Emphasizing Whatever is Good, Beautiful, and True

Gilbert’s personal and educational philosophy emphasizing “whatever is good, beautiful, and true” directly impacts his leadership and vision for Santa Fe Christian. “So much of our world today, you turn on the news or you listen to the hyper-intensity of talking heads and people around the world, they focus on the faults, the bad and the ugly, and it’s almost the downtrodden spirit that the world accentuates,” Gilbert says. “I could teach children or teenagers to avoid the faults, the bad, and the ugly. I could teach them how to avoid it. But I do believe if we quicken children’s curiosity and spirit about the true, good, and the beautiful, it’s actually quite lovely.”

“The way that God’s order works is amazing,” he says. “If we point to the beauty of mathematics, the beauty of scientific thinking, the beauty of the scientific method, the goodness of good ethics of how to treat people kindly,” it invokes students’ eagerness to ask, “what does it mean that there’s absolute truth in the universe? What does it mean that there are facts that we follow?”

Cultivating Common Bonds Through Christian Education

How does a Christian education help prepare students for the realities of living in a polarized world? Christian education teaches the “common bond of human experience” and equips students to excel in rapidly changing contexts, with Biblical truths and faith as their anchor.

“We want to teach children based on the Imago Dei, which means the image of God,” Gilbert says. The very concept of Imago Dei makes each child “important and valuable in the universe,” he says. “When they go out into the world, I want them to see every human being as carriers of the image of God in each person, even if they’re not a Christian believer.”

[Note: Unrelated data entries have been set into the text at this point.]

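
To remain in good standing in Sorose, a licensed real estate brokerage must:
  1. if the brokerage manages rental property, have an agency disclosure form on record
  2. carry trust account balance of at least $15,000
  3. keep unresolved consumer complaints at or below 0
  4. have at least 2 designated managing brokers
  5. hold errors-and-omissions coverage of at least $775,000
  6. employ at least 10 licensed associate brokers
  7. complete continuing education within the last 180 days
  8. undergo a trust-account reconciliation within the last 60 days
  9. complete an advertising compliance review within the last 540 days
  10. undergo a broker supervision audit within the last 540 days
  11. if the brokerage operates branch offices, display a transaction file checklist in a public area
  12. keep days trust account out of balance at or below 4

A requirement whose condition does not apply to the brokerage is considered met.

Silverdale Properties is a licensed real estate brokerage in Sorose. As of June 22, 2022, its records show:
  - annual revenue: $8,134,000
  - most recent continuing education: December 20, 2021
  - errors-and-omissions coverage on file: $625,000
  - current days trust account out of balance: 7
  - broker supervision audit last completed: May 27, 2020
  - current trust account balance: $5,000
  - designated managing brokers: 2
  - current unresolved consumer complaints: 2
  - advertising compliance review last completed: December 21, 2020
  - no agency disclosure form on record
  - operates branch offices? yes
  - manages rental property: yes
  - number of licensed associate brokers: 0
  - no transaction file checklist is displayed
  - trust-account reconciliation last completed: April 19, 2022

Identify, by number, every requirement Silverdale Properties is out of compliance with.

1. condition 'manages rental property' holds; agency disclosure form absent → not met
2. trust account balance $5,000 < $15,000 → not met
3. unresolved consumer complaints 2 > 0 → not met
4. designated managing brokers 2 ≥ 2 → met
5. errors-and-omissions coverage $625,000 < $775,000 → not met
6. licensed associate brokers 0 < 10 → not met
7. continuing education 184 days ago vs limit 180 → not met
8. trust-account reconciliation 64 days ago vs limit 60 → not met
9. advertising compliance review 548 days ago vs limit 540 → not met
10. broker supervision audit 756 days ago vs limit 540 → not met
11. condition 'operates branch offices' holds; transaction file checklist absent → not met
12. days trust account out of balance 7 > 4 → not met
Not met: 1, 2, 3, 5, 6, 7, 8, 9, 10, 11, 12

1, 2, 3, 5, 6, 7, 8, 9, 10, 11, 12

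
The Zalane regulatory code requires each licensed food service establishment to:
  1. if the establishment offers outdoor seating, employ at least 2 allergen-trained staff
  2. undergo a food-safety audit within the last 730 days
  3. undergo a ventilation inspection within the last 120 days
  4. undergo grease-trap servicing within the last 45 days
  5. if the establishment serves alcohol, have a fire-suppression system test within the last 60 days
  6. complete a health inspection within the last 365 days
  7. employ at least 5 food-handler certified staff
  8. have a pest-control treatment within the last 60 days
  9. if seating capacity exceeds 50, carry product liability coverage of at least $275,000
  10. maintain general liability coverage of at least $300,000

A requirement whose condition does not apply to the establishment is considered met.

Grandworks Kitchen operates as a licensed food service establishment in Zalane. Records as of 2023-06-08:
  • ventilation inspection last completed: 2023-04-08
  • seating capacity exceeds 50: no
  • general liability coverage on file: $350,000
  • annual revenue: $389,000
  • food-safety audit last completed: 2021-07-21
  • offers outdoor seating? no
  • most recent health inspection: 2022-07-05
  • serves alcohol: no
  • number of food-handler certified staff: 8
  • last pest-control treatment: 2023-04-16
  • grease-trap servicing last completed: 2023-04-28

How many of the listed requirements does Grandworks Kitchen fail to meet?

1. condition 'offers outdoor seating' does not hold → requirement n/a → met
2. food-safety audit 687 days ago vs limit 730 → met
3. ventilation inspection 61 days ago vs limit 120 → met
4. grease-trap servicing 41 days ago vs limit 45 → met
5. condition 'serves alcohol' does not hold → requirement n/a → met
6. health inspection 338 days ago vs limit 365 → met
7. food-handler certified staff 8 ≥ 5 → met
8. pest-control treatment 53 days ago vs limit 60 → met
9. condition 'seating capacity exceeds 50' does not hold → requirement n/a → met
10. general liability coverage $350,000 ≥ $300,000 → met
Not met: 0 of 10

0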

Christian education influences students to better contribute to society. Gilbert wants students “to go out into the world, whether they work in a law firm or a plumbing company, or as a police officer, whatever it is that they do, to have a sense of humble appreciation for what God’s done for them. And to have a humble and kind appreciation for all human beings around them.” In these tumultuous times, humility and kindness need “to be cultivated more and more and more,” Gilbert reiterates. “I think that’s one of the reasons that families are turning more to Christian education now.”

Want to hear more? Listen to Rod dive into the value of Christian education on our podcast.

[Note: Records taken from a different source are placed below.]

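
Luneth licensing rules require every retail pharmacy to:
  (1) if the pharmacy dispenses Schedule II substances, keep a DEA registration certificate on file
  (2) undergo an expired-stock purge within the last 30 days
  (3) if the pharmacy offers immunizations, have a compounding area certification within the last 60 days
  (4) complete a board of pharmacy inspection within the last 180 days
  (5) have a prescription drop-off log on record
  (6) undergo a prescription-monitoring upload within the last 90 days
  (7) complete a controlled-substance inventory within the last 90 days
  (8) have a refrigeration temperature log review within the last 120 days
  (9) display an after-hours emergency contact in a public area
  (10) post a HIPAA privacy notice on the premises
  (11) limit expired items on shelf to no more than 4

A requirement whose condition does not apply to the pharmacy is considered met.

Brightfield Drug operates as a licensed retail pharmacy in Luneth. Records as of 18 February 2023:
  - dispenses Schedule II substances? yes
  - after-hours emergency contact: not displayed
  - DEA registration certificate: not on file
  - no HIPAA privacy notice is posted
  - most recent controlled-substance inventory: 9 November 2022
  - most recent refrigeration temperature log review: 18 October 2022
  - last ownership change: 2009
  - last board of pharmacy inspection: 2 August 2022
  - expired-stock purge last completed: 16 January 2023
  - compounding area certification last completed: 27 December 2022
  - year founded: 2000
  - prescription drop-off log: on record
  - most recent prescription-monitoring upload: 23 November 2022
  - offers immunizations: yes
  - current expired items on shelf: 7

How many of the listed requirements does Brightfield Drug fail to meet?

8

1. condition 'dispenses Schedule II substances' holds; DEA registration certificate absent → not met
2. expired-stock purge 33 days ago vs limit 30 → not met
3. condition 'offers immunizations' holds; compounding area certification 53 days ago vs limit 60 → met
4. board of pharmacy inspection 200 days ago vs limit 180 → not met
5. prescription drop-off log present → met
6. prescription-monitoring upload 87 days ago vs limit 90 → met
7. controlled-substance inventory 101 days ago vs limit 90 → not met
8. refrigeration temperature log review 123 days ago vs limit 120 → not met
9. after-hours emergency contact absent → not met
10. HIPAA privacy notice absent → not met
11. expired items on shelf 7 > 4 → not met
Not met: 8 of 11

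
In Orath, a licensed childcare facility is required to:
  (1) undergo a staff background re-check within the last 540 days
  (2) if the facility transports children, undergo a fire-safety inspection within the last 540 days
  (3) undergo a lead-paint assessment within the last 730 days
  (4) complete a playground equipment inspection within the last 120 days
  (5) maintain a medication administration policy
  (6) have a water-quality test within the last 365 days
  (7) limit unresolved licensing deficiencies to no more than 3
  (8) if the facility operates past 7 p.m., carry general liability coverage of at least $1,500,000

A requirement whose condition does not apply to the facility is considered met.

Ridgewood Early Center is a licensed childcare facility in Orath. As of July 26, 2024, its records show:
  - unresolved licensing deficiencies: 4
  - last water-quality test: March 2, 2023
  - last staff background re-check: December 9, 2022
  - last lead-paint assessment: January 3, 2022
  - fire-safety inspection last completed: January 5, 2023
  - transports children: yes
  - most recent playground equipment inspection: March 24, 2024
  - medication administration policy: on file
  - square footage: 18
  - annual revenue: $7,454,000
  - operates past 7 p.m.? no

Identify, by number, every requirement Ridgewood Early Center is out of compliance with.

1. staff background re-check 595 days ago vs limit 540 → not met
2. condition 'transports children' holds; fire-safety inspection 568 days ago vs limit 540 → not met
3. lead-paint assessment 935 days ago vs limit 730 → not met
4. playground equipment inspection 124 days ago vs limit 120 → not met
5. medication administration policy present → met
6. water-quality test 512 days ago vs limit 365 → not met
7. unresolved licensing deficiencies 4 > 3 → not met
8. condition 'operates past 7 p.m.' does not hold → requirement n/a → met
Not met: 1, 2, 3, 4, 6, 7

1, 2, 3, 4, 6, 7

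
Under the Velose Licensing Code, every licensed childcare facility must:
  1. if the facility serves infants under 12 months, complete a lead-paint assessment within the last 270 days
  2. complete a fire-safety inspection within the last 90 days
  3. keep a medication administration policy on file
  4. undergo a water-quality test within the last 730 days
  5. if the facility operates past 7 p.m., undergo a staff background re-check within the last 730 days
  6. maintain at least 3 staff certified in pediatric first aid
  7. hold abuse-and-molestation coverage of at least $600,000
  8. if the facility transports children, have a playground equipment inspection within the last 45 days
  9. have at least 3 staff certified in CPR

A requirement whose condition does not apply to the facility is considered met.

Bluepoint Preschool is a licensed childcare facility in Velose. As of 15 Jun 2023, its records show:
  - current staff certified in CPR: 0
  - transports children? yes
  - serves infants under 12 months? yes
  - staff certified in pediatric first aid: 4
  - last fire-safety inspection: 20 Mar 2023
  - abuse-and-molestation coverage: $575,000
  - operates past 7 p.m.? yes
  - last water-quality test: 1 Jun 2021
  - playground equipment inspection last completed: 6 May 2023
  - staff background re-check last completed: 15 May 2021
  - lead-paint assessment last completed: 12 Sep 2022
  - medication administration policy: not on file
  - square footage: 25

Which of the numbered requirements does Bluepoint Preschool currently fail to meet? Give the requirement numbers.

1, 3, 4, 5, 7, 9

1. condition 'serves infants under 12 months' holds; lead-paint assessment 276 days ago vs limit 270 → not met
2. fire-safety inspection 87 days ago vs limit 90 → met
3. medication administration policy absent → not met
4. water-quality test 744 days ago vs limit 730 → not met
5. condition 'operates past 7 p.m.' holds; staff background re-check 761 days ago vs limit 730 → not met
6. staff certified in pediatric first aid 4 ≥ 3 → met
7. abuse-and-molestation coverage $575,000 < $600,000 → not met
8. condition 'transports children' holds; playground equipment inspection 40 days ago vs limit 45 → met
9. staff certified in CPR 0 < 3 → not met
Not met: 1, 3, 4, 5, 7, 9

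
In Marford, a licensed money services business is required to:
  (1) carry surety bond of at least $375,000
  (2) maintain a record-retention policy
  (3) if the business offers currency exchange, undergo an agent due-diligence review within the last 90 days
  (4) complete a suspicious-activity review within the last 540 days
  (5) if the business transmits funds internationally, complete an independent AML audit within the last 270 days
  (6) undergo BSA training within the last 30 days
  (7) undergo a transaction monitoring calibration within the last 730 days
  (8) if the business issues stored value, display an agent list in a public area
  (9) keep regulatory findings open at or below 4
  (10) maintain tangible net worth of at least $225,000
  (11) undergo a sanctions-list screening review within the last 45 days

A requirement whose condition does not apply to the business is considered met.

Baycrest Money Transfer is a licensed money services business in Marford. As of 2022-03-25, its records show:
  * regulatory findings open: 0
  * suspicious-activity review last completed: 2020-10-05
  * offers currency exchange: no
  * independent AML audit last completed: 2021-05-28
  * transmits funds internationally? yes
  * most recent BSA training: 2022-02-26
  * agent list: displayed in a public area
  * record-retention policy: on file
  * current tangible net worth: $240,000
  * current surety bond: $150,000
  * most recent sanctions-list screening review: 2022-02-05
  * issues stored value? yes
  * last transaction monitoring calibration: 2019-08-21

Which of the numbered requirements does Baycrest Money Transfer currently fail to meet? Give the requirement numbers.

1, 5, 7, 11

1. surety bond $150,000 < $375,000 → not met
2. record-retention policy present → met
3. condition 'offers currency exchange' does not hold → requirement n/a → met
4. suspicious-activity review 536 days ago vs limit 540 → met
5. condition 'transmits funds internationally' holds; independent AML audit 301 days ago vs limit 270 → not met
6. BSA training 27 days ago vs limit 30 → met
7. transaction monitoring calibration 947 days ago vs limit 730 → not met
8. condition 'issues stored value' holds; agent list present → met
9. regulatory findings open 0 ≤ 4 → met
10. tangible net worth $240,000 ≥ $225,000 → met
11. sanctions-list screening review 48 days ago vs limit 45 → not met
Not met: 1, 5, 7, 11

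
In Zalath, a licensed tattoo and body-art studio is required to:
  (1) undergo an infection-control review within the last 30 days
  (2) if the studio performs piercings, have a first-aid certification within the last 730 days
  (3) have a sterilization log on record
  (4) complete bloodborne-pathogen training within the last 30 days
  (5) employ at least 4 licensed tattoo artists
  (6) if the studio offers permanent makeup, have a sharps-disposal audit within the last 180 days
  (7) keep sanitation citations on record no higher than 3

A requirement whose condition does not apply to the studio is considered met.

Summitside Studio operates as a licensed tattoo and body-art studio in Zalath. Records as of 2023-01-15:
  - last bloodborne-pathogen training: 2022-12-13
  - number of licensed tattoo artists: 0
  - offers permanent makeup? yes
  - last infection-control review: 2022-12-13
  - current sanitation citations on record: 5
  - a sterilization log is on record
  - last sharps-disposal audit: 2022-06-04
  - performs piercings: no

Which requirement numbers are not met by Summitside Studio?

1. infection-control review 33 days ago vs limit 30 → not met
2. condition 'performs piercings' does not hold → requirement n/a → met
3. sterilization log present → met
4. bloodborne-pathogen training 33 days ago vs limit 30 → not met
5. licensed tattoo artists 0 < 4 → not met
6. condition 'offers permanent makeup' holds; sharps-disposal audit 225 days ago vs limit 180 → not met
7. sanitation citations on record 5 > 3 → not met
Not met: 1, 4, 5, 6, 7

1, 4, 5, 6, 7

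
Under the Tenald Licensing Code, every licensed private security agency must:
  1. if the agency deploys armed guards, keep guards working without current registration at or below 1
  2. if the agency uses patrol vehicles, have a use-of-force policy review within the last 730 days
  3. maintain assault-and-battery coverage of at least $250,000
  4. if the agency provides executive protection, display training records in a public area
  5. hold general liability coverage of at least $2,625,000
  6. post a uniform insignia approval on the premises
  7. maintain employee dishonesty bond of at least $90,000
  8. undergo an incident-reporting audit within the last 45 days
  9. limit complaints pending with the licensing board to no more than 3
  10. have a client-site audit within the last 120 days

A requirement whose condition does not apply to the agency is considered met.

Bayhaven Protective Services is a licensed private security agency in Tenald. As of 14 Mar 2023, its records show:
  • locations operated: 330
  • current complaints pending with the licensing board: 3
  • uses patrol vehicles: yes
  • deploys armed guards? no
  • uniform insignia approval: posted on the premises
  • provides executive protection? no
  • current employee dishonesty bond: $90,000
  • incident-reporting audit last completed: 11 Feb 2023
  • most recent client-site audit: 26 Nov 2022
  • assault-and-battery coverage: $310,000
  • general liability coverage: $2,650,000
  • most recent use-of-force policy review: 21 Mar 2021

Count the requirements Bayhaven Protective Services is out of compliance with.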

Learning through the Christian lens

Gilbert’s focus on the good and beautiful propels the educational experience beyond academics, generating a contagious spiritual enthusiasm in both staff and students. “If we, the adults on campus, spend far more time as human beings, the aroma of our love for the true, good, and the beautiful gets picked up by the children.” Students “see that we’re excited about these things. And as one poet said, they will catch joy from our joy,” Gilbert says.

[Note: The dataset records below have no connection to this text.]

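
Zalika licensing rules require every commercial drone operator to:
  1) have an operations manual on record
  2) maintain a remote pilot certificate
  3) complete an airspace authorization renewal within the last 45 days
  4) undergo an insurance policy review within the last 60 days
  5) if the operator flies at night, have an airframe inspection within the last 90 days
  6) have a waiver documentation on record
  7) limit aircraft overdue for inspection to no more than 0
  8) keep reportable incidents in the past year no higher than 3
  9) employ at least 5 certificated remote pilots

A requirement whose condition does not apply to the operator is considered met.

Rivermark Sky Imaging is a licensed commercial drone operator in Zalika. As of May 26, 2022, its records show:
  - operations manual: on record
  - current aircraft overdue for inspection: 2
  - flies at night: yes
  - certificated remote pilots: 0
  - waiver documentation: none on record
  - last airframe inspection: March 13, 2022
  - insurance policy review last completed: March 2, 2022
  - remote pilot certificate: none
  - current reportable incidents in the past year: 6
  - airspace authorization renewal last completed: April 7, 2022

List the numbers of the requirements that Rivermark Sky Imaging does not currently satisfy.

1. operations manual present → met
2. remote pilot certificate absent → not met
3. airspace authorization renewal 49 days ago vs limit 45 → not met
4. insurance policy review 85 days ago vs limit 60 → not met
5. condition 'flies at night' holds; airframe inspection 74 days ago vs limit 90 → met
6. waiver documentation absent → not met
7. aircraft overdue for inspection 2 > 0 → not met
8. reportable incidents in the past year 6 > 3 → not met
9. certificated remote pilots 0 < 5 → not met
Not met: 2, 3, 4, 6, 7, 8, 9

2, 3, 4, 6, 7, 8, 9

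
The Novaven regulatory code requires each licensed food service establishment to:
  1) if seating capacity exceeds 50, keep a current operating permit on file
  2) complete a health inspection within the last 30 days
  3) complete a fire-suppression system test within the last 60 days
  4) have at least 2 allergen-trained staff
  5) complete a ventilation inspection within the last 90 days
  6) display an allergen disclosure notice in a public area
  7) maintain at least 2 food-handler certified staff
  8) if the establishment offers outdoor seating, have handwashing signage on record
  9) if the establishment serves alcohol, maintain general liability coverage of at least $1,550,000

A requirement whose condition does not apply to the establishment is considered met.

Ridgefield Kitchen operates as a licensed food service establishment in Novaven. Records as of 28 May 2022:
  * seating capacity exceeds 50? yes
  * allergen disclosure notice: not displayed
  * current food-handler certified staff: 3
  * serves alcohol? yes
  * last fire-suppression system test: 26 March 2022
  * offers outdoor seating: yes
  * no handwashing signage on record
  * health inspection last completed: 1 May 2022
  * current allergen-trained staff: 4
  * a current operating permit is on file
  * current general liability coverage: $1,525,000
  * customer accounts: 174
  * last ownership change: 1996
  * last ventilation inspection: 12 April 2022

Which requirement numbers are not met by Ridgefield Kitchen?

3, 6, 8, 9

1. condition 'seating capacity exceeds 50' holds; current operating permit present → met
2. health inspection 27 days ago vs limit 30 → met
3. fire-suppression system test 63 days ago vs limit 60 → not met
4. allergen-trained staff 4 ≥ 2 → met
5. ventilation inspection 46 days ago vs limit 90 → met
6. allergen disclosure notice absent → not met
7. food-handler certified staff 3 ≥ 2 → met
8. condition 'offers outdoor seating' holds; handwashing signage absent → not met
9. condition 'serves alcohol' holds; general liability coverage $1,525,000 < $1,550,000 → not met
Not met: 3, 6, 8, 9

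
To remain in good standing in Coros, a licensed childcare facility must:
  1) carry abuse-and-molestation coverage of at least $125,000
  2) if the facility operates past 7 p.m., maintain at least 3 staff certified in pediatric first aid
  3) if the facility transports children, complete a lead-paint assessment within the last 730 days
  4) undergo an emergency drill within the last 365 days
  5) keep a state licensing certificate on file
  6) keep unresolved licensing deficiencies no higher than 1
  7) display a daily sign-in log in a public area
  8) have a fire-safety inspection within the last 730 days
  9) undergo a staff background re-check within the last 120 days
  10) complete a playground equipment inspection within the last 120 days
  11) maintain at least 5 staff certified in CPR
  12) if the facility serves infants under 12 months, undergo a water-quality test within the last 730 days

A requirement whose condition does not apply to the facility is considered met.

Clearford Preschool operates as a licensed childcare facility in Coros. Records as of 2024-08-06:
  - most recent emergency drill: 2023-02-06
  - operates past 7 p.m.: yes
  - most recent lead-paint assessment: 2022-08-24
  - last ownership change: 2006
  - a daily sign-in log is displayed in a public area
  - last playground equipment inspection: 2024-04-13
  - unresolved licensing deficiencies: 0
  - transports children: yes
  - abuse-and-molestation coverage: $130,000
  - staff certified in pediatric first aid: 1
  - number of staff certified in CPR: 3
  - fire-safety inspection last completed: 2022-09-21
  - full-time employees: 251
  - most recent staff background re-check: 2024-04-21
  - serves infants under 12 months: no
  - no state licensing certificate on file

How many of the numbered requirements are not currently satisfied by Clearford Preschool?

1. abuse-and-molestation coverage $130,000 ≥ $125,000 → met
2. condition 'operates past 7 p.m.' holds; staff certified in pediatric first aid 1 < 3 → not met
3. condition 'transports children' holds; lead-paint assessment 713 days ago vs limit 730 → met
4. emergency drill 547 days ago vs limit 365 → not met
5. state licensing certificate absent → not met
6. unresolved licensing deficiencies 0 ≤ 1 → met
7. daily sign-in log present → met
8. fire-safety inspection 685 days ago vs limit 730 → met
9. staff background re-check 107 days ago vs limit 120 → met
10. playground equipment inspection 115 days ago vs limit 120 → met
11. staff certified in CPR 3 < 5 → not met
12. condition 'serves infants under 12 months' does not hold → requirement n/a → met
Not met: 4 of 12

4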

“The world is God’s world,” Gilbert continues. Gilbert’s philosophy unites education and faith as a marriage created by God. “Whether we’re talking math, or science, or how to craft a beautiful sentence, anything else, athletics, it’s all part of God’s created order.” In some Christian schools, faith can become compartmentalized, “sort of an add-on.” To Gilbert, academics and faith are integrated. For instance, “math is a universal language that God created. And Christ is the creator of all things, according to Colossians 1.”

What should you consider when choosing a school? Learn here.

Gilbert’s holistic philosophy toward faith and education stirs excitement and exploration. “We get to explore God’s created order and the wonder of his creation with children every day. And what we want to do is spark an interest in them to go and discover the amazing things that are out there,” he says. “I mean, every single day, we get to awaken their imagination, whether it’s through literature, or the Fibonacci sequence and mathematics, or migration of birds, anything. It’s this created order that’s beautiful.”